Tue, Dec 02, 2008 - Page 2 News List

Wong Chi-huey: ‘Taiwan, Province of China’ is wrong

By Meggie Lu  /  STAFF REPORTER

Academia Sinica President Wong Chi-huey (翁啟惠) said yesterday that although Taiwan’s participation in the International Council of Science (ICSU) involves compromise because of sensitive political matters, academic institutions should respect Taiwanese researchers in putting “Taiwan” on their papers, instead of changing the name to “Taiwan, Province of China.”

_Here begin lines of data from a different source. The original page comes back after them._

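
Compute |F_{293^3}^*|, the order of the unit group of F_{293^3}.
|F_{293^3}^*| = 25153756

F_{293^3} has 293^3 = 25153757 elements; its multiplicative group consists of all nonzero elements, so |F_{293^3}^*| = 25153757 - 1 = 25153756. (It is cyclic since any finite subgroup of the multiplicative group of a field is cyclic.)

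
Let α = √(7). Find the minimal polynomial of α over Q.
m_α(x) = x^2 - 7

α satisfies α^2 - 7 = 0, so x^2 - 7 annihilates α. Since d = 7 is squarefree and ≠ 1, it is not a perfect square in Q, so x^2 - 7 has no rational root and is therefore irreducible over Q (a degree-2 polynomial over a field is irreducible iff it has no root). Hence m_α(x) = x^2 - 7.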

Wong made the comments yesterday at a press conference held to congratulate former Academia Sinica president Lee Yuan-tseh’s (李遠哲) election as the next ICSU president in response to a question on his thoughts on the ICSU’s Web site stating his birth place as “China Taipei.”

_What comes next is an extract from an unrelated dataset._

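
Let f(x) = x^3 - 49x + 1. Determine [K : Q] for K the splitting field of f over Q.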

“There are three separate issues [at hand] here,” Wong said. “First, the name under which Taiwan participates in the ICSU is ‘The Academy of Science Located in Taipei,’ which has been in use for about two decades.”

Saying that the name was the result of a political compromise, Wong added that as China similarly does not participate under the name China, he felt that there was compromise on both sides and therefore would not seek to change the name China uses.

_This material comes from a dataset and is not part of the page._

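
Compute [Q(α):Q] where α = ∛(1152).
[Q(α):Q] = 3

The minimal polynomial of α is x^3 - 1152, irreducible over Q since 1152 is not a perfect cube (so x^3 - 1152 has no rational root). Hence [Q(α):Q] = deg(m_α) = 3.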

However, Wong said that having “China Taipei” as Lee’s birth place was “wrong and unacceptable,” adding that simply put, the place should be “Taiwan.”

Wong raised a third issue, saying that when Taiwanese scientists submit entries to foreign journals, the name “Taiwan” is repeatedly changed to “Taiwan, a province of China.”

“This is a more severe problem,” Wong said. “As it is a consensus that ‘Taiwan’ is the common name for the ‘Republic of China [ROC],’ and the ROC is the official name of Taiwan, and since the ROC is more sensitive, most scientists make their submissions under the name ‘Taiwan.’”

“Academic organizations should not interfere with [this title]. It is wrong and disrespectful,” he said.

As such, Academia Sinica has written correction requests to a number of journals and mostly received positive feedback, Wong said, adding that this may be a problem caused by the ISO.